8.8

Sleigh Bells: Jessica Rabbit

Music Reviews Sleigh Bells
Sleigh Bells: Jessica Rabbit

In the ‘90s, we took soft-loud dynamic shifts for granted, since everyone and their kid brother thought they’d written the next “Smells Like Teen Spirit.” Now that soft-loud dynamic shifts are out of fashion, we only take Sleigh Bells for granted, a loudness-obsessed novelty band who were supposed to disappear after their debut or something. Instead, they’ve already gone on to make more great records than The Jesus and Mary Chain ever did, all sonically distinct. There’s the confetti-cannon assault of acclaimed 2010 debut, Treats, 2012’s more plodding metal expedition, Reign of Terror, and—my vote for underrated rock album of the decade—2013’s tightly wound, claustrophobic candy shot Bitter Rivals, which tempered the dissonant excess with classic Little Eva melodies, and they knew it: “I’m bringing gummy bears to the electric chair,” sang resident marketing genius Alexis Krauss on the album’s final line.

Yet the expansive Jessica Rabbit is further away from these three albums combined as any of them were from each other. Whereas they already mimicked their mentor M.I.A.’s true freedom from genre constraints as rock/trap/pop whatevers, on the duo’s fourth album they stretch their sound so far it sometimes snaps: the blast-beat happy “As If” is more kvlt than anything on Reign of Terror, and the Annie Lennox arena-pop ballad “I Can Only Stare” has no guitar whatsoever. The closest aural cousin to “Crucible” is Girls’ Generation’s K-Pop classic “”I Got a Boy. But several songs act as palate-expanders, traipsing the uncanny valleys inherent in lurching tempo changes (“It’s Just Us Now”), prog-like suites (“Unlimited Dark Paths”) and miniatures bridging one stuffed setpiece to the next (“I Know Not to Count on You”).

At only 43 minutes, the album can take a few listens for adjustment. Like no other rock in 2016, Jessica Rabbit is rife with worthwhile whiplash, with some of Derek Miller’s best riffs no longer taking center stage in front of the songwriting, even on a squelching juggernaut like “Throw Me Down the Stairs.” Once you’ve run its exhausting cycle through your cortex a few times, you can establish that the interlude “Loyal For” returns in the theme for “Unlimited Dark Paths,” that “I Can’t Stand You Anymore” is their most straightforward pop tune since “Rill Rill,” that “It’s Just Us Now” isn’t frustrating to listen to but energizing.

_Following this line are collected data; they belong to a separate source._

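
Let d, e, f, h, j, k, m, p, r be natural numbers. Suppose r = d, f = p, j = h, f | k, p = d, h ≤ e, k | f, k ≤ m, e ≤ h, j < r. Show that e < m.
Since h ≤ e and e ≤ h, h = e. From j = h and j < r, h < r. h = e, so e < r. Since r = d, e < d. From k | f and f | k, k = f. Since f = p, k = p. Since p = d, k = d. Since k ≤ m, d ≤ m. Since e < d, e < m.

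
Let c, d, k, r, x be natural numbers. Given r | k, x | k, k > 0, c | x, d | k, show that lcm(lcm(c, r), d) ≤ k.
Since c | x and x | k, c | k. r | k, so lcm(c, r) | k. d | k, so lcm(lcm(c, r), d) | k. k > 0, so lcm(lcm(c, r), d) ≤ k.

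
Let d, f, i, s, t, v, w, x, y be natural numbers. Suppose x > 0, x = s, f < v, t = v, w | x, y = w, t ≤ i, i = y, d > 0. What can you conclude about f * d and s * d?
f * d < s * d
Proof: From i = y and y = w, i = w. t = v and t ≤ i, hence v ≤ i. i = w, so v ≤ w. Since f < v, f < w. w | x and x > 0, thus w ≤ x. Since f < w, f < x. x = s, so f < s. Since d > 0, f * d < s * d.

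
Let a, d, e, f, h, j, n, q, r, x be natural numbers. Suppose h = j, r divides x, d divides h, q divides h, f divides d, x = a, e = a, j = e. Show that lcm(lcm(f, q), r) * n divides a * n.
h = j and j = e, hence h = e. e = a, so h = a. f divides d and d divides h, so f divides h. q divides h, so lcm(f, q) divides h. h = a, so lcm(f, q) divides a. Since x = a and r divides x, r divides a. lcm(f, q) divides a, so lcm(lcm(f, q), r) divides a. Then lcm(lcm(f, q), r) * n divides a * n.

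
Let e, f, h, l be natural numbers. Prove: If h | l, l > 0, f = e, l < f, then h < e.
Because h | l and l > 0, h ≤ l. f = e and l < f, so l < e. Since h ≤ l, h < e.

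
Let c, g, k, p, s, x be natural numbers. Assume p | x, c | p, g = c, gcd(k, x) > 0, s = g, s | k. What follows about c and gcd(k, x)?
c ≤ gcd(k, x)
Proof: s = g and s | k, so g | k. Since g = c, c | k. From c | p and p | x, c | x. c | k, so c | gcd(k, x). gcd(k, x) > 0, so c ≤ gcd(k, x).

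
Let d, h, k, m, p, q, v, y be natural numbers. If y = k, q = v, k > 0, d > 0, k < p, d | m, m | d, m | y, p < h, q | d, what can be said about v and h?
v < h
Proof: q = v and q | d, hence v | d. Since d > 0, v ≤ d. Because m | d and d | m, m = d. y = k and m | y, thus m | k. Since k > 0, m ≤ k. m = d, so d ≤ k. Since v ≤ d, v ≤ k. k < p and p < h, hence k < h. v ≤ k, so v < h.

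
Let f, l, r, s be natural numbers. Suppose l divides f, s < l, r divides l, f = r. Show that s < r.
f = r and l divides f, thus l divides r. Since r divides l, l = r. s < l, so s < r.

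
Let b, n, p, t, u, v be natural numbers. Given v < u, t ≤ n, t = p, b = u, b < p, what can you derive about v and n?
v < n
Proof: Since t = p and t ≤ n, p ≤ n. Since b < p, b < n. Since b = u, u < n. v < u, so v < n.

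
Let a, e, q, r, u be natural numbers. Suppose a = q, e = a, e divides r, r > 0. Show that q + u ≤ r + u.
e = a and e divides r, so a divides r. Because r > 0, a ≤ r. Since a = q, q ≤ r. Then q + u ≤ r + u.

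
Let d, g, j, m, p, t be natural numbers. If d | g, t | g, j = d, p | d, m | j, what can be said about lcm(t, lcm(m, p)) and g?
lcm(t, lcm(m, p)) | g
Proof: j = d and m | j, thus m | d. p | d, so lcm(m, p) | d. d | g, so lcm(m, p) | g. Because t | g, lcm(t, lcm(m, p)) | g.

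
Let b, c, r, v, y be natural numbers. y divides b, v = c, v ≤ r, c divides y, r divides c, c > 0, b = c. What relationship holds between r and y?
r = y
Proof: Since r divides c and c > 0, r ≤ c. Because v = c and v ≤ r, c ≤ r. Since r ≤ c, r = c. b = c and y divides b, thus y divides c. Since c divides y, c = y. Since r = c, r = y.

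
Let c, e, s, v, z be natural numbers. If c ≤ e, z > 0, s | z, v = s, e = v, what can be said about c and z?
c ≤ z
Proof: e = v and v = s, hence e = s. c ≤ e, so c ≤ s. Because s | z and z > 0, s ≤ z. Because c ≤ s, c ≤ z.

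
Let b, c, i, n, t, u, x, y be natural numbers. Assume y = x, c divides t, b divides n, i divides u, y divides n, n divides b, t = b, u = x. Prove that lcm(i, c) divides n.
Since u = x and i divides u, i divides x. From y = x and y divides n, x divides n. Since i divides x, i divides n. From b divides n and n divides b, b = n. t = b, so t = n. Since c divides t, c divides n. i divides n, so lcm(i, c) divides n.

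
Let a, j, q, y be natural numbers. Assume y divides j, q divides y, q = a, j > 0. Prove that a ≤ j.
q divides y and y divides j, thus q divides j. Because q = a, a divides j. j > 0, so a ≤ j.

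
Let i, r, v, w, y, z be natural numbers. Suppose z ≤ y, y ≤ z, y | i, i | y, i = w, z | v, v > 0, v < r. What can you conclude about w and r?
w < r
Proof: Since z ≤ y and y ≤ z, z = y. y | i and i | y, so y = i. i = w, so y = w. z = y, so z = w. Since z | v, w | v. Since v > 0, w ≤ v. v < r, so w < r.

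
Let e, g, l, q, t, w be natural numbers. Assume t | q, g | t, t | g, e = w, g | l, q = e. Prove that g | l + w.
t | g and g | t, so t = g. q = e and e = w, thus q = w. From t | q, t | w. Since t = g, g | w. Since g | l, g | l + w.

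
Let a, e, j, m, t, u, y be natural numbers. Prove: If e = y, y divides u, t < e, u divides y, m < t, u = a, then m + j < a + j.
y divides u and u divides y, so y = u. Since u = a, y = a. e = y and t < e, thus t < y. Since y = a, t < a. m < t, so m < a. Then m + j < a + j.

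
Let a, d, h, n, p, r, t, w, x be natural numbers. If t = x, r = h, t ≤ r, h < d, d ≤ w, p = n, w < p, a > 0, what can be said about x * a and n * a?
x * a < n * a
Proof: r = h and t ≤ r, thus t ≤ h. From t = x, x ≤ h. h < d and d ≤ w, thus h < w. Since p = n and w < p, w < n. Because h < w, h < n. x ≤ h, so x < n. Since a > 0, by multiplying by a positive, x * a < n * a.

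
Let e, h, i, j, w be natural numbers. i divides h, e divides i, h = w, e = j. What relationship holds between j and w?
j divides w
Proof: h = w and i divides h, hence i divides w. e divides i, so e divides w. e = j, so j divides w.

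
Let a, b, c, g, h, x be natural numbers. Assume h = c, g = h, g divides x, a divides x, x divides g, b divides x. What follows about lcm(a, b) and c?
lcm(a, b) divides c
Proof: x divides g and g divides x, hence x = g. Because g = h, x = h. h = c, so x = c. Because a divides x and b divides x, lcm(a, b) divides x. From x = c, lcm(a, b) divides c.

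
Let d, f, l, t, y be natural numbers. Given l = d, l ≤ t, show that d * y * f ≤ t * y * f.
l = d and l ≤ t, thus d ≤ t. By multiplying by a non-negative, d * y ≤ t * y. By multiplying by a non-negative, d * y * f ≤ t * y * f.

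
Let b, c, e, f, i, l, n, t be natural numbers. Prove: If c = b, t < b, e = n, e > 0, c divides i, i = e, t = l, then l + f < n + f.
t = l and t < b, therefore l < b. From i = e and c divides i, c divides e. Since e > 0, c ≤ e. Since e = n, c ≤ n. Since c = b, b ≤ n. Since l < b, l < n. Then l + f < n + f.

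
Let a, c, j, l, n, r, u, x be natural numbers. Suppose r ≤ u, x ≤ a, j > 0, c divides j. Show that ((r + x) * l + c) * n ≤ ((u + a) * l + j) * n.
r ≤ u and x ≤ a, so r + x ≤ u + a. By multiplying by a non-negative, (r + x) * l ≤ (u + a) * l. c divides j and j > 0, thus c ≤ j. (r + x) * l ≤ (u + a) * l, so (r + x) * l + c ≤ (u + a) * l + j. By multiplying by a non-negative, ((r + x) * l + c) * n ≤ ((u + a) * l + j) * n.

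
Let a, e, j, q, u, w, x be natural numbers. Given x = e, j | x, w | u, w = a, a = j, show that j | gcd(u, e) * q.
From w = a and a = j, w = j. w | u, so j | u. Because x = e and j | x, j | e. j | u, so j | gcd(u, e). Then j | gcd(u, e) * q.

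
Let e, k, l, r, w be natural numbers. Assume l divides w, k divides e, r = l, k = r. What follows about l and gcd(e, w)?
l divides gcd(e, w)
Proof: From k = r and r = l, k = l. Since k divides e, l divides e. l divides w, so l divides gcd(e, w).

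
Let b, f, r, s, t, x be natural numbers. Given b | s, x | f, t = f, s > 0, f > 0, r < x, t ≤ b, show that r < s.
x | f and f > 0, hence x ≤ f. Since r < x, r < f. t = f and t ≤ b, thus f ≤ b. Because b | s and s > 0, b ≤ s. Because f ≤ b, f ≤ s. r < f, so r < s.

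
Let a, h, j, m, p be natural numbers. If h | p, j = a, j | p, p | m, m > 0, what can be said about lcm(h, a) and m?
lcm(h, a) ≤ m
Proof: j = a and j | p, thus a | p. h | p, so lcm(h, a) | p. p | m, so lcm(h, a) | m. Since m > 0, lcm(h, a) ≤ m.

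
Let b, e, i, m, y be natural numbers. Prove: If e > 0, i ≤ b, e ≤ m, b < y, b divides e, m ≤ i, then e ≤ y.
b divides e and e > 0, thus b ≤ e. e ≤ m and m ≤ i, so e ≤ i. Since i ≤ b, e ≤ b. b ≤ e, so b = e. b < y, so e < y. Then e ≤ y.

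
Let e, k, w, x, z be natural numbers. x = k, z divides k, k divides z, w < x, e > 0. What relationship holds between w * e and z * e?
w * e < z * e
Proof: k divides z and z divides k, thus k = z. x = k, so x = z. w < x, so w < z. Combining with e > 0, by multiplying by a positive, w * e < z * e.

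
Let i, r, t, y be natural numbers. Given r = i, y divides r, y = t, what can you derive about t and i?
t divides i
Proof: From r = i and y divides r, y divides i. y = t, so t divides i.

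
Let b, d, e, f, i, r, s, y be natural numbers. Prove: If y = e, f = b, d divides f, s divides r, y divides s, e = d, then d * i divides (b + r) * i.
Because f = b and d divides f, d divides b. y divides s and s divides r, hence y divides r. y = e, so e divides r. From e = d, d divides r. d divides b, so d divides b + r. Then d * i divides (b + r) * i.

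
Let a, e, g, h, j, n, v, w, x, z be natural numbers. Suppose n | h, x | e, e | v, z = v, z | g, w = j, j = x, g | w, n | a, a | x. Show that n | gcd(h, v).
x | e and e | v, hence x | v. Because w = j and j = x, w = x. Since g | w, g | x. z | g, so z | x. z = v, so v | x. Since x | v, x = v. From n | a and a | x, n | x. Since x = v, n | v. Since n | h, n | gcd(h, v).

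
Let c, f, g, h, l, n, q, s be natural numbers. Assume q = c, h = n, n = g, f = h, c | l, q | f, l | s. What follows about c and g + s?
c | g + s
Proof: From f = h and h = n, f = n. q | f, so q | n. n = g, so q | g. Since q = c, c | g. c | l and l | s, so c | s. Because c | g, c | g + s.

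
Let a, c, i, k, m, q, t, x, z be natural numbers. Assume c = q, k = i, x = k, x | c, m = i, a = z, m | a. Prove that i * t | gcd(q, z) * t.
x = k and x | c, thus k | c. Since k = i, i | c. c = q, so i | q. a = z and m | a, so m | z. From m = i, i | z. i | q, so i | gcd(q, z). Then i * t | gcd(q, z) * t.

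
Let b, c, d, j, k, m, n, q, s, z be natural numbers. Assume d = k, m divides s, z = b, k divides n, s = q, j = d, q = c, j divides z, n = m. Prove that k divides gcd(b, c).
j = d and d = k, therefore j = k. z = b and j divides z, thus j divides b. j = k, so k divides b. s = q and q = c, hence s = c. Because n = m and k divides n, k divides m. Since m divides s, k divides s. Since s = c, k divides c. Because k divides b, k divides gcd(b, c).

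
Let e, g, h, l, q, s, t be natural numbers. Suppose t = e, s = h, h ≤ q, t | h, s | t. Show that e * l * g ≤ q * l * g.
From s = h and s | t, h | t. t | h, so h = t. t = e, so h = e. h ≤ q, so e ≤ q. Then e * l ≤ q * l. Then e * l * g ≤ q * l * g.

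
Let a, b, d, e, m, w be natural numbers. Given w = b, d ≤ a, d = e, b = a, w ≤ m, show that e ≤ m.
d = e and d ≤ a, hence e ≤ a. Since w = b and b = a, w = a. Since w ≤ m, a ≤ m. Since e ≤ a, e ≤ m.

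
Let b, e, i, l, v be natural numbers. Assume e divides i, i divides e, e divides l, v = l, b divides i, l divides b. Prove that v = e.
i divides e and e divides i, so i = e. Since l divides b and b divides i, l divides i. Since i = e, l divides e. Since e divides l, l = e. v = l, so v = e.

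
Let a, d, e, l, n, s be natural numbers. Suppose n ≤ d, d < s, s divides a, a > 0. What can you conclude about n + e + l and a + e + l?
n + e + l < a + e + l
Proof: Because n ≤ d and d < s, n < s. s divides a and a > 0, thus s ≤ a. Since n < s, n < a. Then n + e < a + e. Then n + e + l < a + e + l.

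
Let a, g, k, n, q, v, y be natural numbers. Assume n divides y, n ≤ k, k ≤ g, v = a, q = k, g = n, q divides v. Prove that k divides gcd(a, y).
v = a and q divides v, therefore q divides a. Since q = k, k divides a. g = n and k ≤ g, hence k ≤ n. n ≤ k, so n = k. Since n divides y, k divides y. k divides a, so k divides gcd(a, y).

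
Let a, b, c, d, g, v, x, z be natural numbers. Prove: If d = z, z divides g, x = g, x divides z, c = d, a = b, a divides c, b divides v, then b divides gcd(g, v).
x = g and x divides z, therefore g divides z. z divides g, so z = g. Since d = z, d = g. From a = b and a divides c, b divides c. Since c = d, b divides d. Since d = g, b divides g. Because b divides v, b divides gcd(g, v).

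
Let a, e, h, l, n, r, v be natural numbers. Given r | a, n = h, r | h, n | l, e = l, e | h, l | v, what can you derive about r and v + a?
r | v + a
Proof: From n = h and n | l, h | l. e = l and e | h, so l | h. h | l, so h = l. r | h, so r | l. l | v, so r | v. r | a, so r | v + a.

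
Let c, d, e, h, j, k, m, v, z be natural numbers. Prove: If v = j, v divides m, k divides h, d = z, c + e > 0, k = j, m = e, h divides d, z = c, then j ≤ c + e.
Since d = z and z = c, d = c. k divides h and h divides d, so k divides d. Since k = j, j divides d. Because d = c, j divides c. v = j and v divides m, hence j divides m. m = e, so j divides e. Since j divides c, j divides c + e. Since c + e > 0, j ≤ c + e.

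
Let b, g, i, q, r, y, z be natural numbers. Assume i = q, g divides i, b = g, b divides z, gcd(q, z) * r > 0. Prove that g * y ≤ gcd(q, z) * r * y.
i = q and g divides i, hence g divides q. b = g and b divides z, so g divides z. Since g divides q, g divides gcd(q, z). Then g divides gcd(q, z) * r. Since gcd(q, z) * r > 0, g ≤ gcd(q, z) * r. By multiplying by a non-negative, g * y ≤ gcd(q, z) * r * y.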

Arrhythmic and ill-fitting flaws in the first eight tracks evaporate almost altogether, and the trickier second half eventually falls into place around multipartite showstopper “Rule Number One” as well. Krauss has never sang this well on anything she’s done previous, and her increasing contributions to Sleigh Bells’ songwriting have turned their chants, riffs and party tricks into songs, period. And you have to love a band who believes in their slogans: They’re determined to stand on their toes ripping stars down, and they’re proud of themselves. But also: Pop Rocks and Coke make your head explode.